Немецкие лодки пришли в Сент–Назер раньше итальянских, и Рогге встречал нас вместе с командирами военно–морской базы.
Война, на окончание которой мы надеялись еще летом позапрошлого года, разгоралась все сильнее, и ее исход уже не сулил нам ничего хорошего.
ЭПИЛОГ
«Атлантис» пробыл в открытом море 622 дня, побив все рекорды по продолжительности боевого похода в реальных условиях войны. Как уже говорилось, его жертвами стали 22 союзных парохода общим водоизмещением 145 700 брт.
Капитан 1–го ранга Рогге был награжден Рыцарским Крестом, все члены экипажа – Железными Крестами. 1 марта 1943 года Рогге был произведен в контр–адмиралы и назначен командующим учебной эскадрой, действовавшей главным образом на Балтике.
1 марта 1945 года Рогге стал вице–адмиралом. Держа свой флаг на тяжелом крейсере «Принц Ойген», Рогге с отрядом крупных надводных кораблей сдерживал наступление Красной Армии в Прибалтике и Курляндии, руководил эвакуацией Кенигсберга. В мае 1945 года сдался в Киле союзникам.

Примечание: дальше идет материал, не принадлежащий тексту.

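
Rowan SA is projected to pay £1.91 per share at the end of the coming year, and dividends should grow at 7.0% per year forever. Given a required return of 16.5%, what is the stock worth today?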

Хотя в действиях Рогге в бытность его командиром «Атлантиса» явно просматриваются признаки военных преступлений, в частности, нападение на пассажирские пароходы, порой без предупреждения, Рогге не только не был судим, но юридически даже не стал военнопленным, продолжая службу в составе смешанной союзной комиссии, занимавшейся разоружением германского флота.
Мор, находившийся при Рогге всю войну и дослужившийся до капитана 3–го ранга, также не был объявлен военнопленным. Более того, Мор в 1945 году был откомандирован в Англию в качестве офицера связи, координирующего усилия по демилитаризации Германии.
Из Кригсмарине Третьего Рейха Рогге плавно перетек в Бундесмарине ФРГ, где с 1957 по 1962 год в чине контр–адмирала командовал военно–морским округом в Киле. В 1962 году Рогге ушел в отставку и остаток жизни провел на своей вилле в городке Райнбек под Гамбургом, где и умер 29 июня 1982 года в возрасте 83–х лет.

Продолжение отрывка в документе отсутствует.